Salon reports in a new piece that claims of forged petition signatures for gubernatorial candidates are extensive evidence of fraud and forgery, rather than calling them what they are: part of the normal shouting match that is politics in the raw.
Claims of forged signatures on such candidate petitions to be allowed to run for office are actually the bread and butter of this level of politics, this season in the political cycle. We can show this to be true as well.
“Extensive evidence of fraud and forgery”: Michigan Dems say GOP submitted fake signatures. Challenges seeking to disqualify Republicans allege they submitted names of dead people and unwitting non-voters”
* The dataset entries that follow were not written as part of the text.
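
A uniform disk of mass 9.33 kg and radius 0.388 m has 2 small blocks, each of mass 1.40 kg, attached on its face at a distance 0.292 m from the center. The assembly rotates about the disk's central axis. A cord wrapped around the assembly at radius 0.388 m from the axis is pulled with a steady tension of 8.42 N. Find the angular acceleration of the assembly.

I_disk = ½MR² = ½(9.33)(0.388)² = 0.7023 kg·m².
I_blocks = 2·m·r² = 2(1.40)(0.292)² = 0.2387 kg·m².
Total I = 0.9410 kg·m².
τ = F r = (8.42)(0.388) = 3.267 N·m.
α = τ/I = 3.267/0.9410 = 3.472 rad/s².

α ≈ 3.47 rad/s²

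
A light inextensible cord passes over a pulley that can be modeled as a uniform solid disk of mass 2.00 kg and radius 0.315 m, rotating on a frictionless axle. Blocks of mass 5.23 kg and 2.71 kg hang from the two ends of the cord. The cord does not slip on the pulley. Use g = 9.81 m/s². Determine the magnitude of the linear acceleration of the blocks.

I = ½MR² = (1/2)(2.00)(0.315)² = 0.09923 kg·m².
Heavier block: m₁g − T₁ = m₁a. Lighter block: T₂ − m₂g = m₂a.
Pulley: (T₁ − T₂)R = Iα = I(a/R), so T₁ − T₂ = (I/R²)a = (1/2)M_p a = 1.000·a.
Adding the three: (m₁ − m₂)g = (m₁ + m₂ + 1.000)a, so a = (5.23 − 2.71)(9.81)/(5.23 + 2.71 + 1.000) = 2.765 m/s².

a ≈ 2.77 m/s²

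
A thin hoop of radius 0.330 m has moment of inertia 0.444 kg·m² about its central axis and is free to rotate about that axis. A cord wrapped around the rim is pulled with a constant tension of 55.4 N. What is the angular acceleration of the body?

τ = F R = (55.4)(0.330) = 18.28 N·m.
Newton's second law for rotation, τ = Iα, gives α = τ/I = 18.28/0.4440 = 41.18 rad/s².

α ≈ 41.2 rad/s²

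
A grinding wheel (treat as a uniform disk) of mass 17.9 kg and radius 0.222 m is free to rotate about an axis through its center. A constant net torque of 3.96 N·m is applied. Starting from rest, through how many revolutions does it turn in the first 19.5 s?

I = ½MR² = (1/2)(17.9)(0.222)² = 0.4411 kg·m².
α = τ/I = 3.96/0.4411 = 8.978 rad/s².
θ = ½αt² = ½(8.978)(19.5)² = 1707 rad.
Revolutions = θ/(2π) = 271.7.

≈ 272 revolutions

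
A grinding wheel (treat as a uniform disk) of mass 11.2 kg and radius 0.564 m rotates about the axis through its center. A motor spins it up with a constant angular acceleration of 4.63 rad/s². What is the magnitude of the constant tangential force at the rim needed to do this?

I = ½MR² = (1/2)(11.2)(0.564)² = 1.781 kg·m².
The required torque is τ = Iα = (1.781)(4.630) = 8.248 N·m.
A tangential force at the rim gives τ = FR, so F = τ/R = 8.248/0.564 = 14.62 N.

F ≈ 14.6 N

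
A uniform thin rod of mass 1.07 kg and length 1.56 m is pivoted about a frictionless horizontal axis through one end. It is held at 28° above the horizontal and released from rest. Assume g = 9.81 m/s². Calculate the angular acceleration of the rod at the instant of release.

About the pivot, I = (1/3)ML² = (1/3)(1.07)(1.56)² = 0.8680 kg·m².
The weight acts at the center, a distance L/2 = 0.7800 m from the pivot; τ = Mg(L/2) cos 28° = 7.229 N·m.
α = τ/I = 7.229/0.8680 = 8.329 rad/s².

α ≈ 8.33 rad/s²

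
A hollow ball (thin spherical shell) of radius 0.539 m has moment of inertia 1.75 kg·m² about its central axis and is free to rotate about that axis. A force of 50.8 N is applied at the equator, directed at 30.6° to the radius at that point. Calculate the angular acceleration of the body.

Only the tangential component produces torque: τ = F R sinθ = (50.8)(0.539) sin 30.6° = 13.94 N·m.
From τ = Iα: α = 13.94/1.750 = 7.965 rad/s².

α ≈ 7.96 rad/s²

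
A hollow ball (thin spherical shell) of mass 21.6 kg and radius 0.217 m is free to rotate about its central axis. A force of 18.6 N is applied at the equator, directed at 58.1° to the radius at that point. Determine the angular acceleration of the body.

I = (2/3)MR² = (2/3)(21.6)(0.217)² = 0.6781 kg·m².
Only the tangential component produces torque: τ = F R sinθ = (18.6)(0.217) sin 58.1° = 3.427 N·m.
Newton's second law for rotation, τ = Iα, gives α = τ/I = 3.427/0.6781 = 5.053 rad/s².

α ≈ 5.05 rad/s²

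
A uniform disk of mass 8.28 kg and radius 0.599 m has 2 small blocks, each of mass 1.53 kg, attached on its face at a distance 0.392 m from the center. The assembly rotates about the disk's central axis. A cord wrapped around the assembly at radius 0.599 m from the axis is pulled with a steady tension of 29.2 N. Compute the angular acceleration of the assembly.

α ≈ 8.94 rad/s²

I_disk = ½MR² = ½(8.28)(0.599)² = 1.485 kg·m².
I_blocks = 2·m·r² = 2(1.53)(0.392)² = 0.4702 kg·m².
Total I = 1.956 kg·m².
τ = F r = (29.2)(0.599) = 17.49 N·m.
α = τ/I = 17.49/1.956 = 8.944 rad/s².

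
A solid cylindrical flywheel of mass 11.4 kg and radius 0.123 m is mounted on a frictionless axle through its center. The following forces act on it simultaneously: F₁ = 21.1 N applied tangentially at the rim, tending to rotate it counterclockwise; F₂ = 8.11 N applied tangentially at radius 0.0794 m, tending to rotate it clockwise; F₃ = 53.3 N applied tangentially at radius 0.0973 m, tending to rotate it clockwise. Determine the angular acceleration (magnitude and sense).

α ≈ 37.5 rad/s², clockwise

I = ½MR² = (1/2)(11.4)(0.123)² = 0.08624 kg·m².
Taking counterclockwise as positive: τ₁ = +(21.1)(0.123) = +2.595 N·m; τ₂ = −(8.11)(0.0794) = −0.6439 N·m; τ₃ = −(53.3)(0.0973) = −5.186 N·m.
Net torque τ = -3.235 N·m.
α = τ/I = -3.235/0.08624 = -37.51 rad/s².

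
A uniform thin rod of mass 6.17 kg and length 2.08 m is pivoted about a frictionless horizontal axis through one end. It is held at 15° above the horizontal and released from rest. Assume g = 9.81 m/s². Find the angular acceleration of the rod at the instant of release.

α ≈ 6.83 rad/s²

About the pivot, I = (1/3)ML² = (1/3)(6.17)(2.08)² = 8.898 kg·m².
The weight acts at the center, a distance L/2 = 1.040 m from the pivot; τ = Mg(L/2) cos 15° = 60.80 N·m.
α = τ/I = 60.80/8.898 = 6.833 rad/s².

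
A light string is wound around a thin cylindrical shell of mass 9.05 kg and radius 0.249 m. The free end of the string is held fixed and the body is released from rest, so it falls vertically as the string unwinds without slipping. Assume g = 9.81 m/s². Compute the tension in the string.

Translation: Mg − T = Ma. Rotation about the center: TR = Iα with I = MR².
With a = αR: T = (I/R²)a = M a, so Mg = (1 + 1.000)Ma.
a = g/(1 + 1.000) = 9.81/2.000 = 4.905 m/s².
T = 1.000·M·a = (1.000)(9.05)(4.905) = 44.39 N.

T ≈ 44.4 N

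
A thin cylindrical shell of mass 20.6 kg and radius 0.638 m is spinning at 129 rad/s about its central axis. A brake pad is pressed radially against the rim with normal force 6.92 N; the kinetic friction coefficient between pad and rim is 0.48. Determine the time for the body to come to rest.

t ≈ 510 s

I = MR² = (20.6)(0.638)² = 8.385 kg·m².
Friction force f = μN = (0.48)(6.92) = 3.322 N at the rim; torque magnitude τ = fR = 2.119 N·m, opposing ω.
|α| = τ/I = 2.119/8.385 = 0.2527 rad/s² (deceleration).
0 = ω₀ − |α|t ⇒ t = ω₀/|α| = 129/0.2527 = 510.4 s.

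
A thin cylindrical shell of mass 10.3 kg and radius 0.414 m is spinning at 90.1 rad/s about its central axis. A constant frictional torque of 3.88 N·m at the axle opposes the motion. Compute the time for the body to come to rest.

t ≈ 41.0 s

I = MR² = (10.3)(0.414)² = 1.765 kg·m².
The net torque has magnitude 3.88 N·m, opposing ω.
|α| = τ/I = 3.880/1.765 = 2.198 rad/s² (deceleration).
0 = ω₀ − |α|t ⇒ t = ω₀/|α| = 90.1/2.198 = 41.00 s.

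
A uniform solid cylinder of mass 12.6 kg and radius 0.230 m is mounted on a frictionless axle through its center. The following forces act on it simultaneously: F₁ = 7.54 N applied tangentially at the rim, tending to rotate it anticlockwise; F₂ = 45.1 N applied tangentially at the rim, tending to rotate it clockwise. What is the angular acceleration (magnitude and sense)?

I = ½MR² = (1/2)(12.6)(0.230)² = 0.3333 kg·m².
Taking anticlockwise as positive: τ₁ = +(7.54)(0.230) = +1.734 N·m; τ₂ = −(45.1)(0.230) = −10.37 N·m.
Net torque τ = -8.639 N·m.
α = τ/I = -8.639/0.3333 = -25.92 rad/s².

α ≈ 25.9 rad/s², clockwise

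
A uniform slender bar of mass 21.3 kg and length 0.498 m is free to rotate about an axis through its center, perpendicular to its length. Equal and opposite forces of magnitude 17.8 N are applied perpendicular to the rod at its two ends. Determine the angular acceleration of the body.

α ≈ 20.1 rad/s²

I = (1/12)ML² = (1/12)(21.3)(0.498)² = 0.4402 kg·m².
The couple gives τ = F·(L/2) + F·(L/2) = F L = (17.8)(0.498) = 8.864 N·m.
From τ = Iα: α = 8.864/0.4402 = 20.14 rad/s².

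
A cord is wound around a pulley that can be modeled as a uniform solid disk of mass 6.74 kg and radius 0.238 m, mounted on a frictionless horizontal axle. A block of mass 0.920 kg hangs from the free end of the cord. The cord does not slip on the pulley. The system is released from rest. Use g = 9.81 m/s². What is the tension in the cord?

T ≈ 7.09 N

I = ½MR² = (1/2)(6.74)(0.238)² = 0.1909 kg·m².
Block: mg − T = ma. Pulley: TR = Iα. No-slip: a = αR, so T = (I/R²)a = 3.370·a.
Then mg = (m + 3.370)a, so a = (0.920)(9.81)/(0.920 + 3.370) = 2.104 m/s².
T = 3.370·a = 7.090 N.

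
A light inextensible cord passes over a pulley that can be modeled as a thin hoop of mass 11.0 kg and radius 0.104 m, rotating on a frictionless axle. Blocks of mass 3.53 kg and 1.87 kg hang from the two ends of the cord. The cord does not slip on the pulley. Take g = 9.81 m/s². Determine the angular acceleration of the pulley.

I = MR² = (11.0)(0.104)² = 0.1190 kg·m².
Heavier block: m₁g − T₁ = m₁a. Lighter block: T₂ − m₂g = m₂a.
Pulley: (T₁ − T₂)R = Iα = I(a/R), so T₁ − T₂ = (I/R²)a = 1·M_p a = 11.00·a.
Adding the three: (m₁ − m₂)g = (m₁ + m₂ + 11.00)a, so a = (3.53 − 1.87)(9.81)/(3.53 + 1.87 + 11.00) = 0.9930 m/s².
α = a/R = 0.9930/0.104 = 9.548 rad/s².

α ≈ 9.55 rad/s²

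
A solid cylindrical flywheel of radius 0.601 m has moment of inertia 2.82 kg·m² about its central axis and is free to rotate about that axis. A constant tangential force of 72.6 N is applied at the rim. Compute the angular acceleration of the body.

α ≈ 15.5 rad/s²

τ = F R = (72.6)(0.601) = 43.63 N·m.
From τ = Iα: α = 43.63/2.820 = 15.47 rad/s².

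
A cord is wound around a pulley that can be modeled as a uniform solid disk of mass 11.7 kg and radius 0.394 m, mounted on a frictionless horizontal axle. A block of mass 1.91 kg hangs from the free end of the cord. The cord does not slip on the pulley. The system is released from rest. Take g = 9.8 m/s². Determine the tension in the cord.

T ≈ 14.1 N

I = ½MR² = (1/2)(11.7)(0.394)² = 0.9081 kg·m².
Block: mg − T = ma. Pulley: TR = Iα. No-slip: a = αR, so T = (I/R²)a = 5.850·a.
Then mg = (m + 5.850)a, so a = (1.91)(9.8)/(1.91 + 5.850) = 2.412 m/s².
T = 5.850·a = 14.11 N.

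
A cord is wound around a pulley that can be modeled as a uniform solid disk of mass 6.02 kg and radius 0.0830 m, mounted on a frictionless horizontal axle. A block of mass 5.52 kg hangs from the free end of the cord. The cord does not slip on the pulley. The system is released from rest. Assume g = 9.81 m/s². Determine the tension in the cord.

I = ½MR² = (1/2)(6.02)(0.0830)² = 0.02074 kg·m².
Block: mg − T = ma. Pulley: TR = Iα. No-slip: a = αR, so T = (I/R²)a = 3.010·a.
Then mg = (m + 3.010)a, so a = (5.52)(9.81)/(5.52 + 3.010) = 6.348 m/s².
T = 3.010·a = 19.11 N.

T ≈ 19.1 N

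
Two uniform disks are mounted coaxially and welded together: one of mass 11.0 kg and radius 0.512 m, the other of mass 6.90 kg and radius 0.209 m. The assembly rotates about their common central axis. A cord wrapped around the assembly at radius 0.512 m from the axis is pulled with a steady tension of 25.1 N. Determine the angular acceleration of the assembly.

α ≈ 8.07 rad/s²

I = ½M₁R₁² + ½M₂R₂² = ½(11.0)(0.512)² + ½(6.90)(0.209)² = 1.592 kg·m².
τ = F r = (25.1)(0.512) = 12.85 N·m.
α = τ/I = 12.85/1.592 = 8.070 rad/s².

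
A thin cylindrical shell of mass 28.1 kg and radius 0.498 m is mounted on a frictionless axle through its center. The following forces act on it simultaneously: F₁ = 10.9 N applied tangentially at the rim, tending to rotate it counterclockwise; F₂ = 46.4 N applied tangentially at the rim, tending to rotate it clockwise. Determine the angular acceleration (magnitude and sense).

I = MR² = (28.1)(0.498)² = 6.969 kg·m².
Taking counterclockwise as positive: τ₁ = +(10.9)(0.498) = +5.428 N·m; τ₂ = −(46.4)(0.498) = −23.11 N·m.
Net torque τ = -17.68 N·m.
α = τ/I = -17.68/6.969 = -2.537 rad/s².

α ≈ 2.54 rad/s², clockwise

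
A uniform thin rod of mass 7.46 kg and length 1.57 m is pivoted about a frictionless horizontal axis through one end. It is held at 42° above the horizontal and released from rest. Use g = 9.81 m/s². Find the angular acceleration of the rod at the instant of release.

About the pivot, I = (1/3)ML² = (1/3)(7.46)(1.57)² = 6.129 kg·m².
The weight acts at the center, a distance L/2 = 0.7850 m from the pivot; τ = Mg(L/2) cos 42° = 42.69 N·m.
α = τ/I = 42.69/6.129 = 6.965 rad/s².
(Equivalently α = (3g/(2L)) cos 42° = 6.965 rad/s².)

α ≈ 6.97 rad/s²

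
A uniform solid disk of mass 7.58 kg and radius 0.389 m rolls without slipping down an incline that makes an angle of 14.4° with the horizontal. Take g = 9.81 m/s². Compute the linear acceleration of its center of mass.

a ≈ 1.63 m/s²

Translation along the incline: Mg sinθ − f = Ma.
Rotation about the center: fR = Iα with I = ½MR². No-slip gives a = αR, so f = (I/R²)a = (1/2)M a.
Substituting: Mg sinθ = (1 + 0.5000)Ma, so a = g sinθ/(1 + 0.5000) = (9.81) sin 14.4° / 1.500 = 1.626 m/s².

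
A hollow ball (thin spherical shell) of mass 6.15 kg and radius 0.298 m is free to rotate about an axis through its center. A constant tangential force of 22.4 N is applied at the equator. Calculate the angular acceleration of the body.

α ≈ 18.3 rad/s²

I = (2/3)MR² = (2/3)(6.15)(0.298)² = 0.3641 kg·m².
τ = F R = (22.4)(0.298) = 6.675 N·m.
Newton's second law for rotation, τ = Iα, gives α = τ/I = 6.675/0.3641 = 18.33 rad/s².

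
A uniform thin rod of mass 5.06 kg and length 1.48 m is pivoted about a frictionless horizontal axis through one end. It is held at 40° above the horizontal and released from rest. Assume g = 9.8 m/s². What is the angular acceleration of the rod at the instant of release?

α ≈ 7.61 rad/s²

About the pivot, I = (1/3)ML² = (1/3)(5.06)(1.48)² = 3.694 kg·m².
The weight acts at the center, a distance L/2 = 0.7400 m from the pivot; τ = Mg(L/2) cos 40° = 28.11 N·m.
α = τ/I = 28.11/3.694 = 7.609 rad/s².
(Equivalently α = (3g/(2L)) cos 40° = 7.609 rad/s².)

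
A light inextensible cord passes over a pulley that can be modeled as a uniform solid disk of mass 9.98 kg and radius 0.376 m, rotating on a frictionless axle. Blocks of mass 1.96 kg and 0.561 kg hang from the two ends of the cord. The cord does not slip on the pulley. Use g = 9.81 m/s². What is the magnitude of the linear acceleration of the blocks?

a ≈ 1.83 m/s²

I = ½MR² = (1/2)(9.98)(0.376)² = 0.7055 kg·m².
Heavier block: m₁g − T₁ = m₁a. Lighter block: T₂ − m₂g = m₂a.
Pulley: (T₁ − T₂)R = Iα = I(a/R), so T₁ − T₂ = (I/R²)a = (1/2)M_p a = 4.990·a.
Adding the three: (m₁ − m₂)g = (m₁ + m₂ + 4.990)a, so a = (1.96 − 0.561)(9.81)/(1.96 + 0.561 + 4.990) = 1.827 m/s².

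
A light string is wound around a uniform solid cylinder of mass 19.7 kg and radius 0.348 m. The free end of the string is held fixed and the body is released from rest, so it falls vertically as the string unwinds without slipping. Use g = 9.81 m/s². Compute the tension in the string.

Translation: Mg − T = Ma. Rotation about the center: TR = Iα with I = ½MR².
With a = αR: T = (I/R²)a = (1/2)M a, so Mg = (1 + 0.5000)Ma.
a = g/(1 + 0.5000) = 9.81/1.500 = 6.540 m/s².
T = 0.5000·M·a = (0.5000)(19.7)(6.540) = 64.42 N.

T ≈ 64.4 N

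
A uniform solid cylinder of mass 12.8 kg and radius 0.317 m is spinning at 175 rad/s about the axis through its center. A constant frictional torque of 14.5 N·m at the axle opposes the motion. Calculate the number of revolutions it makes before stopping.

I = ½MR² = (1/2)(12.8)(0.317)² = 0.6431 kg·m².
The net torque has magnitude 14.5 N·m, opposing ω.
|α| = τ/I = 14.50/0.6431 = 22.55 rad/s² (deceleration).
ω² = ω₀² − 2|α|θ with ω = 0 ⇒ θ = ω₀²/(2|α|) = 679.2 rad = 108.1 rev.

≈ 108 revolutions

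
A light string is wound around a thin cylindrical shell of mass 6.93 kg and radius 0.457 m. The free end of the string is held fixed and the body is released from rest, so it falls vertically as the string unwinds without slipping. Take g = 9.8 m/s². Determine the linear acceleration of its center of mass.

a ≈ 4.90 m/s²

Translation: Mg − T = Ma. Rotation about the center: TR = Iα with I = MR².
With a = αR: T = (I/R²)a = M a, so Mg = (1 + 1.000)Ma.
a = g/(1 + 1.000) = 9.8/2.000 = 4.900 m/s².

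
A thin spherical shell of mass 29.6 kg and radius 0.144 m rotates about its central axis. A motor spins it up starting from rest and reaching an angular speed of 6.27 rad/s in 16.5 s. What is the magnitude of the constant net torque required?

τ ≈ 0.155 N·m

I = (2/3)MR² = (2/3)(29.6)(0.144)² = 0.4092 kg·m².
α = Δω/Δt = (6.27 − 0)/16.5 = 0.3800 rad/s².
τ = Iα = (0.4092)(0.3800) = 0.1555 N·m.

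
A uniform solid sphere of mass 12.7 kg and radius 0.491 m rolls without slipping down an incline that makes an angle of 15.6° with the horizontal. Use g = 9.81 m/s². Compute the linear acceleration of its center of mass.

a ≈ 1.88 m/s²

Translation along the incline: Mg sinθ − f = Ma.
Rotation about the center: fR = Iα with I = (2/5)MR². No-slip gives a = αR, so f = (I/R²)a = (2/5)M a.
Substituting: Mg sinθ = (1 + 0.4000)Ma, so a = g sinθ/(1 + 0.4000) = (9.81) sin 15.6° / 1.400 = 1.884 m/s².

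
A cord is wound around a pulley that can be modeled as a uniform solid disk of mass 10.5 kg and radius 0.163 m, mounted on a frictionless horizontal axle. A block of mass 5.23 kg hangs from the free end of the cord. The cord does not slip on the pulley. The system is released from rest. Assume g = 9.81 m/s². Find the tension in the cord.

T ≈ 25.7 N

I = ½MR² = (1/2)(10.5)(0.163)² = 0.1395 kg·m².
Block: mg − T = ma. Pulley: TR = Iα. No-slip: a = αR, so T = (I/R²)a = 5.250·a.
Then mg = (m + 5.250)a, so a = (5.23)(9.81)/(5.23 + 5.250) = 4.896 m/s².
T = 5.250·a = 25.70 N.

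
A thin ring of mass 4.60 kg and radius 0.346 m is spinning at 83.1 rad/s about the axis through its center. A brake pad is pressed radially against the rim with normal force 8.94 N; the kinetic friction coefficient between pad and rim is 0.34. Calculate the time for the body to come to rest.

I = MR² = (4.60)(0.346)² = 0.5507 kg·m².
Friction force f = μN = (0.34)(8.94) = 3.040 N at the rim; torque magnitude τ = fR = 1.052 N·m, opposing ω.
|α| = τ/I = 1.052/0.5507 = 1.910 rad/s² (deceleration).
0 = ω₀ − |α|t ⇒ t = ω₀/|α| = 83.1/1.910 = 43.51 s.

t ≈ 43.5 s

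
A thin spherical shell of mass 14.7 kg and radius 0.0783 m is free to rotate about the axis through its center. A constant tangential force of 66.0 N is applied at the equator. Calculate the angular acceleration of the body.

α ≈ 86.0 rad/s²

I = (2/3)MR² = (2/3)(14.7)(0.0783)² = 0.06008 kg·m².
τ = F R = (66.0)(0.0783) = 5.168 N·m.
From τ = Iα: α = 5.168/0.06008 = 86.01 rad/s².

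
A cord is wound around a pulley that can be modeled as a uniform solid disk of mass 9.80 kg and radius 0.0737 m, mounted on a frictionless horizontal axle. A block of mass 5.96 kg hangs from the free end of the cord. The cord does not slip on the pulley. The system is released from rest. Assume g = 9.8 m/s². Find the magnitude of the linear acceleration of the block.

a ≈ 5.38 m/s²

I = ½MR² = (1/2)(9.80)(0.0737)² = 0.02662 kg·m².
Block: mg − T = ma. Pulley: TR = Iα. No-slip: a = αR, so T = (I/R²)a = 4.900·a.
Then mg = (m + 4.900)a, so a = (5.96)(9.8)/(5.96 + 4.900) = 5.378 m/s².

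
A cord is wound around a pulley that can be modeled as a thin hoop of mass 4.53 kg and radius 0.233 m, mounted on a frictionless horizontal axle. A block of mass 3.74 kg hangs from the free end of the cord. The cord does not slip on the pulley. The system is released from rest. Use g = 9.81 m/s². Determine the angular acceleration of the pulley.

I = MR² = (4.53)(0.233)² = 0.2459 kg·m².
Block: mg − T = ma. Pulley: TR = Iα. No-slip: a = αR, so T = (I/R²)a = 4.530·a.
Then mg = (m + 4.530)a, so a = (3.74)(9.81)/(3.74 + 4.530) = 4.436 m/s².
α = a/R = 4.436/0.233 = 19.04 rad/s².

α ≈ 19.0 rad/s²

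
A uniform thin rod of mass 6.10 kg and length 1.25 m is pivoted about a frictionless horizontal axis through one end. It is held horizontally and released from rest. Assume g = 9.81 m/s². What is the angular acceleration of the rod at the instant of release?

α ≈ 11.8 rad/s²

About the pivot, I = (1/3)ML² = (1/3)(6.10)(1.25)² = 3.177 kg·m².
The weight acts at the center, a distance L/2 = 0.6250 m from the pivot; τ = Mg(L/2) = 37.40 N·m.
α = τ/I = 37.40/3.177 = 11.77 rad/s².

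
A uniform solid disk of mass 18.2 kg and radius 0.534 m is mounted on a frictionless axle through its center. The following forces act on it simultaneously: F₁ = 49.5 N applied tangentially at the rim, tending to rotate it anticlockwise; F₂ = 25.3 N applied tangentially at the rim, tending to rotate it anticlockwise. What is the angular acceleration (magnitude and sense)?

α ≈ 15.4 rad/s², anticlockwise

I = ½MR² = (1/2)(18.2)(0.534)² = 2.595 kg·m².
Taking anticlockwise as positive: τ₁ = +(49.5)(0.534) = +26.43 N·m; τ₂ = +(25.3)(0.534) = +13.51 N·m.
Net torque τ = 39.94 N·m.
α = τ/I = 39.94/2.595 = 15.39 rad/s².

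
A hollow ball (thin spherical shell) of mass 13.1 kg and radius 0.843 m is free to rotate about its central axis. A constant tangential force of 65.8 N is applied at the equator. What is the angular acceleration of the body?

α ≈ 8.94 rad/s²

I = (2/3)MR² = (2/3)(13.1)(0.843)² = 6.206 kg·m².
τ = F R = (65.8)(0.843) = 55.47 N·m.
From τ = Iα: α = 55.47/6.206 = 8.938 rad/s².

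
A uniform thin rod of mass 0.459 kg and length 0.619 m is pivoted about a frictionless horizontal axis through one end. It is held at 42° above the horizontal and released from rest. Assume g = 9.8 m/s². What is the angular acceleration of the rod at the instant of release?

α ≈ 17.6 rad/s²

About the pivot, I = (1/3)ML² = (1/3)(0.459)(0.619)² = 0.05862 kg·m².
The weight acts at the center, a distance L/2 = 0.3095 m from the pivot; τ = Mg(L/2) cos 42° = 1.035 N·m.
α = τ/I = 1.035/0.05862 = 17.65 rad/s².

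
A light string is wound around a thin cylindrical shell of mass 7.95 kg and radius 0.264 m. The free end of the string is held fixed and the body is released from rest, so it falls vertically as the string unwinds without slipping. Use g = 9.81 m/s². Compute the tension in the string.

T ≈ 39.0 N

Translation: Mg − T = Ma. Rotation about the center: TR = Iα with I = MR².
With a = αR: T = (I/R²)a = M a, so Mg = (1 + 1.000)Ma.
a = g/(1 + 1.000) = 9.81/2.000 = 4.905 m/s².
T = 1.000·M·a = (1.000)(7.95)(4.905) = 38.99 N.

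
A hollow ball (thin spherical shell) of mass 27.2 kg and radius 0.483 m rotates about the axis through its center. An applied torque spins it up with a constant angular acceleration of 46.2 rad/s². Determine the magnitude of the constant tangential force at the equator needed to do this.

I = (2/3)MR² = (2/3)(27.2)(0.483)² = 4.230 kg·m².
The required torque is τ = Iα = (4.230)(46.20) = 195.4 N·m.
A tangential force at the equator gives τ = FR, so F = τ/R = 195.4/0.483 = 404.6 N.

F ≈ 405 N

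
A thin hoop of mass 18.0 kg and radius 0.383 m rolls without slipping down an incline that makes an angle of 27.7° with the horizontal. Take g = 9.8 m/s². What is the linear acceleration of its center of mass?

Translation along the incline: Mg sinθ − f = Ma.
Rotation about the center: fR = Iα with I = MR². No-slip gives a = αR, so f = (I/R²)a = M a.
Substituting: Mg sinθ = (1 + 1.000)Ma, so a = g sinθ/(1 + 1.000) = (9.8) sin 27.7° / 2.000 = 2.278 m/s².

a ≈ 2.28 m/s²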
Doesn’t that sound terrible? Except this really is standard behavior. No, not the dead folks voting (that’s Chicago) but the claims of false signatures. As we say, we can even show this. Here are the rules:
…a partisan nominating petition bearing a minimum of 15,000 valid signatures no later than 4:00 p.m. on May 11, 2010. Up to 30,000 signatures can be filed to cover the minimum signature requirement.
Well, why would they allow you to send in twice the number of signatures you need?
Michigan law allows candidates to file up to 30,000 signatures — twice the required amount — and most typically aim for that mark to create a cushion in the event the validity of any signatures is challenged by a competing candidate or another interested individual.
Oh. So challenges – we might even say claims of false signatures, those of dead people – are entirely normal in Michigan primary petitions then.
That is, a claim of fraud and forgery isn’t quite news, it’s par for the course. But Salon runs with that headline and – of course, given Salon’s views – backs the Democrat claim that the Republicans have done this. When, in fact, it’s the claim that is the normality.
Salon is listed as the No. 64 site in the “law and government” section of the media. It’s very much higher up that list in purely progressive circles, very much more important in that crowd. It gains some 9 million visits a month from that position.
We simply wouldn’t see Salon headlining an R claim that the Ds had been indulging in the same behavior – which is an obvious indication of bias. Bias can come in which stories to cover, not just in how each one is told.